Ad aprire il programma facendo subito alzare il livello di adrenalina tra il pubblico, il passo a tre da Il corsaro, che ha visto interpreti di classe Maia Makhateli (Dutch National Ballet, Amsterdam), Bakhtiyar Adamzhan (Astana Ballet), Nicola Del Freo (Teatro alla Scala, Milano). Poi una infilata di tre pas de deux con protagonisti astri di prima grandezza tutti provenienti dal Teatro alla Scala, che hanno scatenato meritate ovazioni campanilistiche per la precisione tecnica e per l’eleganza stilistica. Thaïs ha visto impegnati lo stesso Bolle assieme ad Agnese di Clemente d’aggraziata leggerezza, stella delle nuove generazioni, veronese da poco nominata prima ballerina nel teatro milanese, mentre Il lago dei cigni ha ruotato attorno alla morbida precisione del cigno nero Nicoletta Manni, che vanta una nutrita schiera di fans, in coppia sulla scena e nella vita con Timofej Andrijashenko. Infine di nuovo Bolle, questa volta in duo con la flessuosa Virna Toppi, nel sensuale L’altro Casanova.

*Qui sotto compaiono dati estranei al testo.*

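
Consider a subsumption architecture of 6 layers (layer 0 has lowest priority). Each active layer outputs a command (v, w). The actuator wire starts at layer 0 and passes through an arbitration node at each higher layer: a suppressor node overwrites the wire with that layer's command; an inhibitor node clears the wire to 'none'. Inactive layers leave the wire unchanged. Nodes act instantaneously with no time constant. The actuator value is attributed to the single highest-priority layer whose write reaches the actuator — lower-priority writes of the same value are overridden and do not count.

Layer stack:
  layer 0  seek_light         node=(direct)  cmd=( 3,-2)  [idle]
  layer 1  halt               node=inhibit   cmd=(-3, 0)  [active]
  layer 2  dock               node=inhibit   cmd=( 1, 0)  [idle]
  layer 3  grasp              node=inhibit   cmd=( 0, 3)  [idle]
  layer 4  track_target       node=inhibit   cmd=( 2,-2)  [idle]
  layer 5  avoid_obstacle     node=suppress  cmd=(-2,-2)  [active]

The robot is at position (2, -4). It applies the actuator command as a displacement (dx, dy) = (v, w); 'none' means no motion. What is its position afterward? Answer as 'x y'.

0 -6

[0] seek_light off; wire := none
[1] halt on (inhibit); wire := none
[2] dock off; pass none
[3] grasp off; pass none
[4] track_target off; pass none
[5] avoid_obstacle on (suppress); wire := (-2, -2)
output (-2, -2)
position: (2, -4) + (-2, -2) = (0, -6)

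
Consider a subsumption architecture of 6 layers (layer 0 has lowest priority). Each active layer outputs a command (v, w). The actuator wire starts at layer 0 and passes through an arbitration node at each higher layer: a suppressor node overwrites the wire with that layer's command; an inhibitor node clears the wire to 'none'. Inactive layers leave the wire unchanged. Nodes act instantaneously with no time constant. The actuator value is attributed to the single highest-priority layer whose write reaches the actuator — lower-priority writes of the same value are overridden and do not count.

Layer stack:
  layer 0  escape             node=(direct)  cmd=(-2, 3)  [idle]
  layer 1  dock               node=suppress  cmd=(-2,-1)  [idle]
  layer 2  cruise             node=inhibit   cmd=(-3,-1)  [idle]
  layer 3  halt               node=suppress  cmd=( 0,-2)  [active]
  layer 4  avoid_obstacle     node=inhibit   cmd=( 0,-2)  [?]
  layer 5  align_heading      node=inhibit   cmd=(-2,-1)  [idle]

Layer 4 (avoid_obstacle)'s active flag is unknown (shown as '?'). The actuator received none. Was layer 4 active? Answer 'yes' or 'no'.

yes

If layer 4 is active=yes:
  actuator would be none
If layer 4 is active=no:
  actuator would be (0, -2)
Observed none, so layer 4 was active.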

La serata è proseguita nell’entusiasmo suscitato da Valentine Colasante e Paul Marque (entrambi Opéra National de Paris) in uno lungo stralcio tratto da Don Chisciotte, celebre per le impervie difficoltà tecniche e per i virtuosismi solistici, risolti in maniera impeccabile da Liudmila Konovalova (Wiener Staatsballett) e da Bakhtiyar Adamzhan. Non è mancato uno dei momenti più amati da Bolle, un passo a tre tutto al maschile, sulle note della riscrittura del Canone in D Major composto sul finire del 1600 da Johann Pachelbel, rivisitato da Otto Bubeníček e coreografato da Jiři Bubeníček, che Bolle aveva già proposto in Arena nel 2018 e che quest’anno ha reinterpretato avvalendosi della sensibilità di Timofej Andrijashenko e Nicola Del Freo in un concentrato di potenza muscolare ed espressiva, connubio tra forza e delicatezza.
Al termine, la riproposizione di un must del repertorio di Roberto Bolle, anch’esso già applaudito all’Arena nel 2018 e ora rinverdito, andato a chiudere magnificamente il cerchio narrativo aperto nel prologo. Tramite il personaggio di Dorian Gray, incarnato da Bolle sulle note del violino suonate dal vivoda Alessandro Quarta, rielaborazione della Passacaglia di von Biber, nella coreografia di Massimiliano Volpini, è tornato prepotente il tema della doppia anima di uomo e di artista, della parallela sussistenza tra reale e virtuale, tra vita vera e finzione scenica, tra interiorità e immagine esteriore, tra sostanza e vacua vanità. Bolle, vestendo fino a rendere suoi i panni di Dorian Gray, ha tessuto un dialogo con la propria immagine, trasmessa in diretta sugli schermi e ripresa da un normale telefonino, oggetto tecnologico con il quale tutti noi abbiamo instaurato un rapporto simbiotico, facendone una nostra propaggine. Uno sdoppiamento/sovrapposizione che diventa inscindibile per un artista ma che, di contro, come ha scritto nel suo romanzo Oscar Wilde, è in grado di mostrare la vera coscienza dell’Uomo. Un brano che, per profondità narrativa e per carico emotivo, esso solo ha valso l’intero spettacolo.